The following doesn’t make a difference, but if you are more visually inclined, you could think of tilings of a $1 \times N$ rectangle using $1 \times 1$ “single” (square) tiles and $1 \times 2$ “domino” tiles. This is the same thing, as becomes clear if we think of the alphabet not as $\{\A, \B, \C\}$ but instead as $\{\a, \b, \c\}$ so that for example the word $\A\A\B\C\B\C\A\B\C$ corresponds to the word $\Large \a\a\b\c\b\c\a\b\c$ (two singles, two dominoes, a single and another domino). So we could also write the automaton as:

(In this notation, $\A$ and $\B\C$ (or $\Large \a$ and $\Large \b \, \c\,$ equivalently), are simply the different (minimal) ways of starting at the green node and returning to the green node.)

Now, if we consider pairs of such words (or pairs of such tilings), writing one below the other, we get an automaton that is I believe called the product of the two automata:

After placing a pair of letters (one at the top and one at the bottom), we end up in state as indicated above: the red and green indicate whether the corresponding word (the top word and the bottom word) are “pending” a return to green (have had a $\B$, to be followed by a $\C$).

Here’s the same state machine using the $\Large \{\a\,, \b\,, \c\,\}$ alphabet:

Because this is the product automaton and corresponds to pairs of words, the number of ways of returning to the green node after $n$ steps is $W(n)^2 = F_{n+1}^2$.

But now if we think about placing our Tetris shapes and draw an automaton to indicate what happens to the right edge (how much overhang), then we get:

(This time, the numbers inside the states denote how much more overhang the top row has than the bottom row. The edge transitions denote what piece is placed next.)

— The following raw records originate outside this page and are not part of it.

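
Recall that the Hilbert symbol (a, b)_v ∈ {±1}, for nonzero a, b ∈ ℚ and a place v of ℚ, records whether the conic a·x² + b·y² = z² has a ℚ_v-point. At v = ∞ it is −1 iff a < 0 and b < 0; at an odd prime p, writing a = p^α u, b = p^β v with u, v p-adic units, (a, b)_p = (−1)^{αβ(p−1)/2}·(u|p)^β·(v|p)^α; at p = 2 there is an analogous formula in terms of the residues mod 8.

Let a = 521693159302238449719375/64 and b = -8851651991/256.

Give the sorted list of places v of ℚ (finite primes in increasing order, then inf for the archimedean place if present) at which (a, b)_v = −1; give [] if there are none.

Mod squares: a ≡ 16359, b ≡ -1271. Check v ∈ {∞, 2, 3, 5, 7, 13, 19, 29, 31, 41}.
v=∞: 16359 > 0 and -1271 < 0  ⇒  (a,b)_∞ = +1.
v=13: a=13^2·(≡6), b=13^2·(≡4) mod 13; (6|13)=-1, (4|13)=+1; (−1)^{2·2·6}·(-1)^2·(+1)^2 = +1.
v=41: a=41^3·(≡14), b=41^1·(≡20) mod 41; (14|41)=-1, (20|41)=+1; (−1)^{3·1·20}·(-1)^1·(+1)^3 = -1.
v=5: a=5^4·(≡4), b=5^0·(≡4) mod 5; (4|5)=+1, (4|5)=+1; (−1)^{4·0·2}·(+1)^0·(+1)^4 = +1.
v=19: a=19^1·(≡17), b=19^0·(≡3) mod 19; (17|19)=+1, (3|19)=-1; (−1)^{1·0·9}·(+1)^0·(-1)^1 = -1.
v=29: a=29^0·(≡14), b=29^2·(≡13) mod 29; (14|29)=-1, (13|29)=+1; (−1)^{0·2·14}·(-1)^2·(+1)^0 = +1.
v=7: a=7^5·(≡3), b=7^2·(≡6) mod 7; (3|7)=-1, (6|7)=-1; (−1)^{5·2·3}·(-1)^2·(-1)^5 = -1.
v=31: a=31^4·(≡21), b=31^1·(≡11) mod 31; (21|31)=-1, (11|31)=-1; (−1)^{4·1·15}·(-1)^1·(-1)^4 = -1.
v=2: v_2(a)=-6, v_2(b)=-8; units ≡ 7, 1 (mod 8); ε·ε+αω+βω = 1·0+-6·0+-8·0 ≡ 0  ⇒  (a,b)_2 = +1.
v=3: a=3^5·(≡2), b=3^0·(≡1) mod 3; (2|3)=-1, (1|3)=+1; (−1)^{5·0·1}·(-1)^0·(+1)^5 = +1.
Ram(16359, -1271) = {7, 19, 31, 41}; no ℚ_7-point on the conic.

[7, 19, 31, 41]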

This is basically the same automaton! This fact proves the correspondence, that the number of ways to return to the green node after placing $n$ tetrominoes is the same $W(n)^2 = F_{n+1}^2$.

(We can kind of see why we happen to get the same automaton: just as a $\b$ (on either the top or bottom row) is a “pending” state that must be completed with a $\c$ in the same row, an overhang of $2$ or $-2$ is a “pending” state that must be completed with either its corresponding J/L, or the bar. The overhang $4$ state looks different from $\substack{\b \cr \b}$, but like it it must be “immediately” completed, so the effect is the same.)

Recall what we said above, that $\A$ and $\B\C$ (or $\Large \a\,$ and $\Large \b \, \c\,$ equivalently), were the different minimal ways of returning to the green node, and thus we were counting words made of these minimal pieces. What are similar minimal sequences in the four-state graph, for pairs of words (or pairs of tilings)? Well we can start at the green-green node and either:

immediately return by taking the self-loop: $\substack{\a \cr \a}$
go to the red-red node and return, taking two steps: $\substack{\b \cr \b}$ $\substack{\c \cr \c}$
go to the green-red node, optionally move between that node and the red-green node any number of times, then return via either the red-green node: $\substack {\a \cr \b} \left( \substack{\b \cr \c} \substack{\c \cr \b} \right)^{\ast} \substack{\a \cr \c}$ or the green-red node: $\substack {\a \cr \b} \substack{\b \cr \c} \left( \substack{\c \cr \b} \substack{\b \cr \c} \right)^{\ast} \substack{\c \cr \a}$ where the superscript $\left(\dots \right)^{\ast}$ denotes repetition $0$ or more times,
go to the red-green node, and… similar: $\substack {\b \cr \a} \left( \substack{\c \cr \b} \substack{\b \cr \c} \right)^{\ast} \substack{\c \cr \a}$ or $\substack {\b \cr \a} \substack{\c \cr \b} \left( \substack{\b \cr \c} \substack{\c \cr \b} \right)^{\ast} \substack{\a \cr \c}$

So there are six kinds of minimal sequences (one of length $1$, one of length $2$, and four of arbitrary length).

To any such minimal sequence in the “pairs of tilings” automaton, the “tetrominoes” automaton has a corresponding minimal sequence, and this was directly noted by @jcreed on Mathstodon (without explicitly constructing the state automaton as far as I know!), who showed the same bijection with this picture:

He also has Javascript code to show this bijection.